Michael Larabel writes in Phoronix about Microsoft's new open-source process monitor for Linux:
Microsoft's newest open-source Linux software is ProcMon for Linux, a rewritten and re-imagined version of its Processor Monitor found on Windows within their Sysinternals suite.
Microsoft's ProcMon tool is a C++-written, open-source process monitor for Linux that makes it convenient to trace system call activity. This ProcMon Linux version is open-source under an MIT license.
Microsoft released the source code to their ProcMon Linux version on Thursday and is marked as a 1.0 preview release. Microsoft is also making available a Debian/Ubuntu package of this preview build.
The Phoronix article includes a gif demonstrating ProcMon. To my amateur eyes, this looks like htop without the resource monitoring and instead has some stack tracing capabilities. Has anybody given Microsoft's ProcMon a test drive?

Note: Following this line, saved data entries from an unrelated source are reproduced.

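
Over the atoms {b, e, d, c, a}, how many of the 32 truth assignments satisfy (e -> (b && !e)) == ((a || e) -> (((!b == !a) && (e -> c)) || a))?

22

Initial set: {((e -> (b && !e)) == ((a || e) -> (((!b == !a) && (e -> c)) || a)))}.
((e -> (b && !e)) == ((a || e) -> (((!b == !a) && (e -> c)) || a))): β-rule — branch into (e -> (b && !e)), ((a || e) -> (((!b == !a) && (e -> c)) || a))  //  !(e -> (b && !e)), !((a || e) -> (((!b == !a) && (e -> c)) || a)).
  branch 1 (add (e -> (b && !e)), ((a || e) -> (((!b == !a) && (e -> c)) || a))):
    (e -> (b && !e)): β-rule — branch into !e  //  (b && !e).
      branch 1.1 (add !e):
        ((a || e) -> (((!b == !a) && (e -> c)) || a)): β-rule — branch into !(a || e)  //  (((!b == !a) && (e -> c)) || a).
          branch 1.1.1 (add !(a || e)):
            !(a || e): α-rule — add !a, !e.
            ○ open, literals {a=F, e=F}.
          branch 1.1.2 (add (((!b == !a) && (e -> c)) || a)):
            (((!b == !a) && (e -> c)) || a): β-rule — branch into ((!b == !a) && (e -> c))  //  a.
              branch 1.1.2.1 (add ((!b == !a) && (e -> c))):
                ((!b == !a) && (e -> c)): α-rule — add (!b == !a), (e -> c).
                (!b == !a): β-rule — branch into !b, !a  //  !!b, !!a.
                  branch 1.1.2.1.1 (add !b, !a):
                    (e -> c): β-rule — branch into !e  //  c.
                      branch 1.1.2.1.1.1 (add !e):
                        ○ open, literals {a=F, b=F, e=F}.
                      branch 1.1.2.1.1.2 (add c):
                        ○ open, literals {a=F, b=F, c=T, e=F}.
                  branch 1.1.2.1.2 (add !!b, !!a):
                    (e -> c): β-rule — branch into !e  //  c.
                      branch 1.1.2.1.2.1 (add !e):
                        ○ open, literals {a=T, b=T, e=F}.
                      branch 1.1.2.1.2.2 (add c):
                        ○ open, literals {a=T, b=T, c=T, e=F}.
              branch 1.1.2.2 (add a):
                ○ open, literals {a=T, e=F}.
      branch 1.2 (add (b && !e)):
        (b && !e): α-rule — add b, !e.
        ((a || e) -> (((!b == !a) && (e -> c)) || a)): β-rule — branch into !(a || e)  //  (((!b == !a) && (e -> c)) || a).
          branch 1.2.1 (add !(a || e)):
            !(a || e): α-rule — add !a, !e.
            ○ open, literals {a=F, b=T, e=F}.
          branch 1.2.2 (add (((!b == !a) && (e -> c)) || a)):
            (((!b == !a) && (e -> c)) || a): β-rule — branch into ((!b == !a) && (e -> c))  //  a.
              branch 1.2.2.1 (add ((!b == !a) && (e -> c))):
                ((!b == !a) && (e -> c)): α-rule — add (!b == !a), (e -> c).
                (!b == !a): β-rule — branch into !b, !a  //  !!b, !!a.
                  branch 1.2.2.1.1 (add !b, !a):
                    × closes — contains both b and !b.
                  branch 1.2.2.1.2 (add !!b, !!a):
                    (e -> c): β-rule — branch into !e  //  c.
                      branch 1.2.2.1.2.1 (add !e):
                        ○ open, literals {a=T, b=T, e=F}.
                      branch 1.2.2.1.2.2 (add c):
                        ○ open, literals {a=T, b=T, c=T, e=F}.
              branch 1.2.2.2 (add a):
                ○ open, literals {a=T, b=T, e=F}.
  branch 2 (add !(e -> (b && !e)), !((a || e) -> (((!b == !a) && (e -> c)) || a))):
    !(e -> (b && !e)): α-rule — add e, !(b && !e).
    !((a || e) -> (((!b == !a) && (e -> c)) || a)): α-rule — add (a || e), !(((!b == !a) && (e -> c)) || a).
    !(((!b == !a) && (e -> c)) || a): α-rule — add !((!b == !a) && (e -> c)), !a.
    !(b && !e): β-rule — branch into !b  //  !!e.
      branch 2.1 (add !b):
        (a || e): β-rule — branch into a  //  e.
          branch 2.1.1 (add a):
            × closes — contains both a and !a.
          branch 2.1.2 (add e):
            !((!b == !a) && (e -> c)): β-rule — branch into !(!b == !a)  //  !(e -> c).
              branch 2.1.2.1 (add !(!b == !a)):
                !(!b == !a): β-rule — branch into !b, !!a  //  !!b, !a.
                  branch 2.1.2.1.1 (add !b, !!a):
                    × closes — contains both a and !a.
                  branch 2.1.2.1.2 (add !!b, !a):
                    × closes — contains both b and !b.
              branch 2.1.2.2 (add !(e -> c)):
                !(e -> c): α-rule — add e, !c.
                ○ open, literals {a=F, b=F, c=F, e=T}.
      branch 2.2 (add !!e):
        (a || e): β-rule — branch into a  //  e.
          branch 2.2.1 (add a):
            × closes — contains both a and !a.
          branch 2.2.2 (add e):
            !((!b == !a) && (e -> c)): β-rule — branch into !(!b == !a)  //  !(e -> c).
              branch 2.2.2.1 (add !(!b == !a)):
                !(!b == !a): β-rule — branch into !b, !!a  //  !!b, !a.
                  branch 2.2.2.1.1 (add !b, !!a):
                    × closes — contains both a and !a.
                  branch 2.2.2.1.2 (add !!b, !a):
                    ○ open, literals {a=F, b=T, e=T}.
              branch 2.2.2.2 (add !(e -> c)):
                !(e -> c): α-rule — add e, !c.
                ○ open, literals {a=F, c=F, e=T}.
6 branches closed, 13 open.
Each open branch fixes some atoms; the unmentioned ones are free. Counting distinct full assignments: branch {a=F, e=F} (b, d, c) contributes 8 new; branch {a=F, b=F, e=F} (d, c) contributes 0 new; branch {a=F, b=F, c=T, e=F} (d) contributes 0 new; branch {a=T, b=T, e=F} (d, c) contributes 4 new; branch {a=T, b=T, c=T, e=F} (d) contributes 0 new; branch {a=T, e=F} (b, d, c) contributes 4 new; branch {a=F, b=T, e=F} (d, c) contributes 0 new; branch {a=T, b=T, e=F} (d, c) contributes 0 new; branch {a=T, b=T, c=T, e=F} (d) contributes 0 new; branch {a=T, b=T, e=F} (d, c) contributes 0 new; branch {a=F, b=F, c=F, e=T} (d) contributes 2 new; branch {a=F, b=T, e=T} (d, c) contributes 4 new; branch {a=F, c=F, e=T} (b, d) contributes 0 new. Total: 22.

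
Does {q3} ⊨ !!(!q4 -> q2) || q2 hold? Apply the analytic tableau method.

No

Initial set: {q3; !(!!(!q4 -> q2) || q2)}.
!(!!(!q4 -> q2) || q2): α-rule — add !!!(!q4 -> q2), !q2.
!!!(!q4 -> q2): drop double negation, giving !(!q4 -> q2).
!(!q4 -> q2): α-rule — add !q4, !q2.
○ open, literals {q2=0, q3=1, q4=0}.
0 branches closed, 1 open.
An open branch gives a countermodel: q2=0, q3=1, q4=0 (unmentioned atoms arbitrary); the premises hold there but the conclusion fails.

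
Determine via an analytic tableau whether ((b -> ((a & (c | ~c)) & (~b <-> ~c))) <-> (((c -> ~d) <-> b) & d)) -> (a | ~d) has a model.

Satisfiable

Initial set: {(((b -> ((a & (c | ~c)) & (~b <-> ~c))) <-> (((c -> ~d) <-> b) & d)) -> (a | ~d))}.
(((b -> ((a & (c | ~c)) & (~b <-> ~c))) <-> (((c -> ~d) <-> b) & d)) -> (a | ~d)): β-rule — branch into ~((b -> ((a & (c | ~c)) & (~b <-> ~c))) <-> (((c -> ~d) <-> b) & d))  //  (a | ~d).
  branch 1 (add ~((b -> ((a & (c | ~c)) & (~b <-> ~c))) <-> (((c -> ~d) <-> b) & d))):
    ~((b -> ((a & (c | ~c)) & (~b <-> ~c))) <-> (((c -> ~d) <-> b) & d)): β-rule — branch into (b -> ((a & (c | ~c)) & (~b <-> ~c))), ~(((c -> ~d) <-> b) & d)  //  ~(b -> ((a & (c | ~c)) & (~b <-> ~c))), (((c -> ~d) <-> b) & d).
      branch 1.1 (add (b -> ((a & (c | ~c)) & (~b <-> ~c))), ~(((c -> ~d) <-> b) & d)):
        (b -> ((a & (c | ~c)) & (~b <-> ~c))): β-rule — branch into ~b  //  ((a & (c | ~c)) & (~b <-> ~c)).
          branch 1.1.1 (add ~b):
            ~(((c -> ~d) <-> b) & d): β-rule — branch into ~((c -> ~d) <-> b)  //  ~d.
              branch 1.1.1.1 (add ~((c -> ~d) <-> b)):
                ~((c -> ~d) <-> b): β-rule — branch into (c -> ~d), ~b  //  ~(c -> ~d), b.
                  branch 1.1.1.1.1 (add (c -> ~d), ~b):
                    (c -> ~d): β-rule — branch into ~c  //  ~d.
                      branch 1.1.1.1.1.1 (add ~c):
                        ○ open, literals {b=0, c=0}.
                      branch 1.1.1.1.1.2 (add ~d):
                        ○ open, literals {b=0, d=0}.
                  branch 1.1.1.1.2 (add ~(c -> ~d), b):
                    × closes — contains both b and ~b.
              branch 1.1.1.2 (add ~d):
                ○ open, literals {b=0, d=0}.
          branch 1.1.2 (add ((a & (c | ~c)) & (~b <-> ~c))):
            ((a & (c | ~c)) & (~b <-> ~c)): α-rule — add (a & (c | ~c)), (~b <-> ~c).
            (a & (c | ~c)): α-rule — add a, (c | ~c).
            ~(((c -> ~d) <-> b) & d): β-rule — branch into ~((c -> ~d) <-> b)  //  ~d.
              branch 1.1.2.1 (add ~((c -> ~d) <-> b)):
                (~b <-> ~c): β-rule — branch into ~b, ~c  //  ~~b, ~~c.
                  branch 1.1.2.1.1 (add ~b, ~c):
                    (c | ~c): β-rule — branch into c  //  ~c.
                      branch 1.1.2.1.1.1 (add c):
                        × closes — contains both c and ~c.
                      branch 1.1.2.1.1.2 (add ~c):
                        ~((c -> ~d) <-> b): β-rule — branch into (c -> ~d), ~b  //  ~(c -> ~d), b.
                          branch 1.1.2.1.1.2.1 (add (c -> ~d), ~b):
                            (c -> ~d): β-rule — branch into ~c  //  ~d.
                              branch 1.1.2.1.1.2.1.1 (add ~c):
                                ○ open, literals {a=1, b=0, c=0}.
                              branch 1.1.2.1.1.2.1.2 (add ~d):
                                ○ open, literals {a=1, b=0, c=0, d=0}.
                          branch 1.1.2.1.1.2.2 (add ~(c -> ~d), b):
                            × closes — contains both b and ~b.
                  branch 1.1.2.1.2 (add ~~b, ~~c):
                    (c | ~c): β-rule — branch into c  //  ~c.
                      branch 1.1.2.1.2.1 (add c):
                        ~((c -> ~d) <-> b): β-rule — branch into (c -> ~d), ~b  //  ~(c -> ~d), b.
                          branch 1.1.2.1.2.1.1 (add (c -> ~d), ~b):
                            × closes — contains both b and ~b.
                          branch 1.1.2.1.2.1.2 (add ~(c -> ~d), b):
                            ~(c -> ~d): α-rule — add c, ~~d.
                            ○ open, literals {a=1, b=1, c=1, d=1}.
                      branch 1.1.2.1.2.2 (add ~c):
                        × closes — contains both c and ~c.
              branch 1.1.2.2 (add ~d):
                (~b <-> ~c): β-rule — branch into ~b, ~c  //  ~~b, ~~c.
                  branch 1.1.2.2.1 (add ~b, ~c):
                    (c | ~c): β-rule — branch into c  //  ~c.
                      branch 1.1.2.2.1.1 (add c):
                        × closes — contains both c and ~c.
                      branch 1.1.2.2.1.2 (add ~c):
                        ○ open, literals {a=1, b=0, c=0, d=0}.
                  branch 1.1.2.2.2 (add ~~b, ~~c):
                    (c | ~c): β-rule — branch into c  //  ~c.
                      branch 1.1.2.2.2.1 (add c):
                        ○ open, literals {a=1, b=1, c=1, d=0}.
                      branch 1.1.2.2.2.2 (add ~c):
                        × closes — contains both c and ~c.
      branch 1.2 (add ~(b -> ((a & (c | ~c)) & (~b <-> ~c))), (((c -> ~d) <-> b) & d)):
        ~(b -> ((a & (c | ~c)) & (~b <-> ~c))): α-rule — add b, ~((a & (c | ~c)) & (~b <-> ~c)).
        (((c -> ~d) <-> b) & d): α-rule — add ((c -> ~d) <-> b), d.
        ~((a & (c | ~c)) & (~b <-> ~c)): β-rule — branch into ~(a & (c | ~c))  //  ~(~b <-> ~c).
          branch 1.2.1 (add ~(a & (c | ~c))):
            ((c -> ~d) <-> b): β-rule — branch into (c -> ~d), b  //  ~(c -> ~d), ~b.
              branch 1.2.1.1 (add (c -> ~d), b):
                ~(a & (c | ~c)): β-rule — branch into ~a  //  ~(c | ~c).
                  branch 1.2.1.1.1 (add ~a):
                    (c -> ~d): β-rule — branch into ~c  //  ~d.
                      branch 1.2.1.1.1.1 (add ~c):
                        ○ open, literals {a=0, b=1, c=0, d=1}.
                      branch 1.2.1.1.1.2 (add ~d):
                        × closes — contains both d and ~d.
                  branch 1.2.1.1.2 (add ~(c | ~c)):
                    ~(c | ~c): α-rule — add ~c, ~~c.
                    × closes — contains both c and ~c.
              branch 1.2.1.2 (add ~(c -> ~d), ~b):
                × closes — contains both b and ~b.
          branch 1.2.2 (add ~(~b <-> ~c)):
            ((c -> ~d) <-> b): β-rule — branch into (c -> ~d), b  //  ~(c -> ~d), ~b.
              branch 1.2.2.1 (add (c -> ~d), b):
                ~(~b <-> ~c): β-rule — branch into ~b, ~~c  //  ~~b, ~c.
                  branch 1.2.2.1.1 (add ~b, ~~c):
                    × closes — contains both b and ~b.
                  branch 1.2.2.1.2 (add ~~b, ~c):
                    (c -> ~d): β-rule — branch into ~c  //  ~d.
                      branch 1.2.2.1.2.1 (add ~c):
                        ○ open, literals {b=1, c=0, d=1}.
                      branch 1.2.2.1.2.2 (add ~d):
                        × closes — contains both d and ~d.
              branch 1.2.2.2 (add ~(c -> ~d), ~b):
                × closes — contains both b and ~b.
  branch 2 (add (a | ~d)):
    (a | ~d): β-rule — branch into a  //  ~d.
      branch 2.1 (add a):
        ○ open, literals {a=1}.
      branch 2.2 (add ~d):
        ○ open, literals {d=0}.
13 branches closed, 12 open.
An open branch gives a satisfying assignment: b=0, c=0.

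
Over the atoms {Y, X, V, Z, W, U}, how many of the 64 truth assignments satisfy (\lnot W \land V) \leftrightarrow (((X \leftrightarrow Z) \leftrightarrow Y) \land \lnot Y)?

40

Initial set: {((\lnot W \land V) \leftrightarrow (((X \leftrightarrow Z) \leftrightarrow Y) \land \lnot Y))}.
((\lnot W \land V) \leftrightarrow (((X \leftrightarrow Z) \leftrightarrow Y) \land \lnot Y)): β-rule — branch into (\lnot W \land V), (((X \leftrightarrow Z) \leftrightarrow Y) \land \lnot Y)  //  \lnot (\lnot W \land V), \lnot (((X \leftrightarrow Z) \leftrightarrow Y) \land \lnot Y).
  branch 1 (add (\lnot W \land V), (((X \leftrightarrow Z) \leftrightarrow Y) \land \lnot Y)):
    (\lnot W \land V): α-rule — add \lnot W, V.
    (((X \leftrightarrow Z) \leftrightarrow Y) \land \lnot Y): α-rule — add ((X \leftrightarrow Z) \leftrightarrow Y), \lnot Y.
    ((X \leftrightarrow Z) \leftrightarrow Y): β-rule — branch into (X \leftrightarrow Z), Y  //  \lnot (X \leftrightarrow Z), \lnot Y.
      branch 1.1 (add (X \leftrightarrow Z), Y):
        × closes — contains both Y and \lnot Y.
      branch 1.2 (add \lnot (X \leftrightarrow Z), \lnot Y):
        \lnot (X \leftrightarrow Z): β-rule — branch into X, \lnot Z  //  \lnot X, Z.
          branch 1.2.1 (add X, \lnot Z):
            ○ open, literals {V=true, W=false, X=true, Y=false, Z=false}.
          branch 1.2.2 (add \lnot X, Z):
            ○ open, literals {V=true, W=false, X=false, Y=false, Z=true}.
  branch 2 (add \lnot (\lnot W \land V), \lnot (((X \leftrightarrow Z) \leftrightarrow Y) \land \lnot Y)):
    \lnot (\lnot W \land V): β-rule — branch into \lnot \lnot W  //  \lnot V.
      branch 2.1 (add \lnot \lnot W):
        \lnot (((X \leftrightarrow Z) \leftrightarrow Y) \land \lnot Y): β-rule — branch into \lnot ((X \leftrightarrow Z) \leftrightarrow Y)  //  \lnot \lnot Y.
          branch 2.1.1 (add \lnot ((X \leftrightarrow Z) \leftrightarrow Y)):
            \lnot ((X \leftrightarrow Z) \leftrightarrow Y): β-rule — branch into (X \leftrightarrow Z), \lnot Y  //  \lnot (X \leftrightarrow Z), Y.
              branch 2.1.1.1 (add (X \leftrightarrow Z), \lnot Y):
                (X \leftrightarrow Z): β-rule — branch into X, Z  //  \lnot X, \lnot Z.
                  branch 2.1.1.1.1 (add X, Z):
                    ○ open, literals {W=true, X=true, Y=false, Z=true}.
                  branch 2.1.1.1.2 (add \lnot X, \lnot Z):
                    ○ open, literals {W=true, X=false, Y=false, Z=false}.
              branch 2.1.1.2 (add \lnot (X \leftrightarrow Z), Y):
                \lnot (X \leftrightarrow Z): β-rule — branch into X, \lnot Z  //  \lnot X, Z.
                  branch 2.1.1.2.1 (add X, \lnot Z):
                    ○ open, literals {W=true, X=true, Y=true, Z=false}.
                  branch 2.1.1.2.2 (add \lnot X, Z):
                    ○ open, literals {W=true, X=false, Y=true, Z=true}.
          branch 2.1.2 (add \lnot \lnot Y):
            ○ open, literals {W=true, Y=true}.
      branch 2.2 (add \lnot V):
        \lnot (((X \leftrightarrow Z) \leftrightarrow Y) \land \lnot Y): β-rule — branch into \lnot ((X \leftrightarrow Z) \leftrightarrow Y)  //  \lnot \lnot Y.
          branch 2.2.1 (add \lnot ((X \leftrightarrow Z) \leftrightarrow Y)):
            \lnot ((X \leftrightarrow Z) \leftrightarrow Y): β-rule — branch into (X \leftrightarrow Z), \lnot Y  //  \lnot (X \leftrightarrow Z), Y.
              branch 2.2.1.1 (add (X \leftrightarrow Z), \lnot Y):
                (X \leftrightarrow Z): β-rule — branch into X, Z  //  \lnot X, \lnot Z.
                  branch 2.2.1.1.1 (add X, Z):
                    ○ open, literals {V=false, X=true, Y=false, Z=true}.
                  branch 2.2.1.1.2 (add \lnot X, \lnot Z):
                    ○ open, literals {V=false, X=false, Y=false, Z=false}.
              branch 2.2.1.2 (add \lnot (X \leftrightarrow Z), Y):
                \lnot (X \leftrightarrow Z): β-rule — branch into X, \lnot Z  //  \lnot X, Z.
                  branch 2.2.1.2.1 (add X, \lnot Z):
                    ○ open, literals {V=false, X=true, Y=true, Z=false}.
                  branch 2.2.1.2.2 (add \lnot X, Z):
                    ○ open, literals {V=false, X=false, Y=true, Z=true}.
          branch 2.2.2 (add \lnot \lnot Y):
            ○ open, literals {V=false, Y=true}.
1 branch closed, 12 open.
Each open branch fixes some atoms; the unmentioned ones are free. Counting distinct full assignments: branch {V=true, W=false, X=true, Y=false, Z=false} (U) contributes 2 new; branch {V=true, W=false, X=false, Y=false, Z=true} (U) contributes 2 new; branch {W=true, X=true, Y=false, Z=true} (V, U) contributes 4 new; branch {W=true, X=false, Y=false, Z=false} (V, U) contributes 4 new; branch {W=true, X=true, Y=true, Z=false} (V, U) contributes 4 new; branch {W=true, X=false, Y=true, Z=true} (V, U) contributes 4 new; branch {W=true, Y=true} (X, V, Z, U) contributes 8 new; branch {V=false, X=true, Y=false, Z=true} (W, U) contributes 2 new; branch {V=false, X=false, Y=false, Z=false} (W, U) contributes 2 new; branch {V=false, X=true, Y=true, Z=false} (W, U) contributes 2 new; branch {V=false, X=false, Y=true, Z=true} (W, U) contributes 2 new; branch {V=false, Y=true} (X, Z, W, U) contributes 4 new. Total: 40.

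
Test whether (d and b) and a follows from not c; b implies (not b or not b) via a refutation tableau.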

What are your thoughts?
(Score: 0) by Anonymous Coward on Sunday July 19 2020, @01:02AM (2 children)
Sysinternals guys were real cool dudes, super frood, knew where their towels were, complete opposite of the utter turlingdromes, back when I had to deal with Windows stuff.
(Score: 2) by Runaway1956 on Sunday July 19 2020, @01:06AM (1 child)
IIRC, Sysinternals was bought out by Microsoft. It wasn't a Microsoft project, until it became successful enough to purchase. I mean - it COULD HAVE become real competition to Microsoft, worse they could have made Microsoft look bad.
(Score: 2, Informative) by Anonymous Coward on Sunday July 19 2020, @01:49AM
Sysinternals were just a bunch of dude(tte)s that produces system tools for Windows. Their stuff was awesome useful for those who had to manage Windows computer networks, particularly for those that came from UNIX/VAX world and expected such tools to exist but didn't until the Systeinternans guys came along.
They were never a competition to MS.